In spring, you can just add some new mulch to the old unless disease was a problem last year. Then it's best to remove the old before spreading the new.
This brings me to my pet peeve: volcano mulching. You know, those trees with mulch piled up against the trunk like volcano cones? I have to resist the urge to screech on my brakes, take out my rake, and level out these mulch piles whenever I see them. Which is often. These cones direct the water away from the tree so the roots don't get the water they need, and neither do they get the needed air because a big pile of mulch is inhibiting the flow. Air can penetrate through a moderate thickness of mulch, but when the root flare (where the roots spread out at the base of the tree) is deeply buried, the roots can suffocate. This is why excavation projects that raise the soil level around a tree will eventually kill it.
Research at Ohio State University demonstrated that wood or bark mulch deeper than 2 inches can harm a tree because the fungi that decompose the mulch can create a dry, water-repellent layer. Also, the smaller the pieces of mulch, the faster they will decompose and temporarily use up the nitrogen in the soil, leaving less for your plants. So a 2-inch layer of bark chips spread in a flat ring around -- but not touching -- your trees is the best approach. Besides, then the mulch police will leave you alone.
Here we do an about-face, at least when facing blueberries. Blueberry growers in the mid-Atlantic region have been greatly increasing their yields by spreading 6 to 12 inches of hardwood sawdust around plants. The theory is that the roots grow vigorously into the lower layers of mulch, and a better root system can support a bigger crop of berries. The top layers of mulch protect the roots from cold damage, although it's not clear whether that would be enough to protect plants in the deep freeze of northern New England.
Sawdust is the preferred mulch because blueberries need its acidity, but you also can use other organic materials along with a high-acid fertilizer. I'm going to try this approach this summer on my small blueberry patch.

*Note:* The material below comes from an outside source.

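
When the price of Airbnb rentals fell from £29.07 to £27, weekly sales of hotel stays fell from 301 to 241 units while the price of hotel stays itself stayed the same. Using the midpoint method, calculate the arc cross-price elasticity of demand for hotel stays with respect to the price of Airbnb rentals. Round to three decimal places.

2.999

ΔQ_A = 241 − 301 = -60; ΔP_B = 27 − 29.07 = -2.07.
Midpoints: Q̄_A = 271.0, P̄_B = 28.04.
ε = (ΔQ_A/Q̄_A)/(ΔP_B/P̄_B) = (-60/271.0)/(-2.07/28.04) ≈ 2.999.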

Grapes are another fruit that benefits from an acidic mulch, and strawberries like a slightly acid soil (pH about 6-6.5). Strawberries need a loose mulch, such as hay or straw, during the winter to protect the crowns from the cold without smothering them. Apply enough to give a 3- to 4-inch blanket after it settles. Remove the old mulch in spring and add new material.
Raspberries and other brambles will sucker more if they are mulched in between the rows, so you can avoid the problem by mulching only around the plants. Spread 8 to 12 inches of straw or 3 to 4 inches of wood chips. Add some extra nitrogen to make up for that used in decomposition of the mulch.
Now, the Caveats
Mulching to conserve soil moisture is most valuable on well-draining soil, more problematic on poor-draining soil if it keeps the soil too wet. Of course, the best solution would be to improve the soil because plants won't grow well there anyway.
Also, slugs adore mulch. Encircling plants with a necklace of sharp sand, diatomaceous earth, or wood ashes can help keep them away.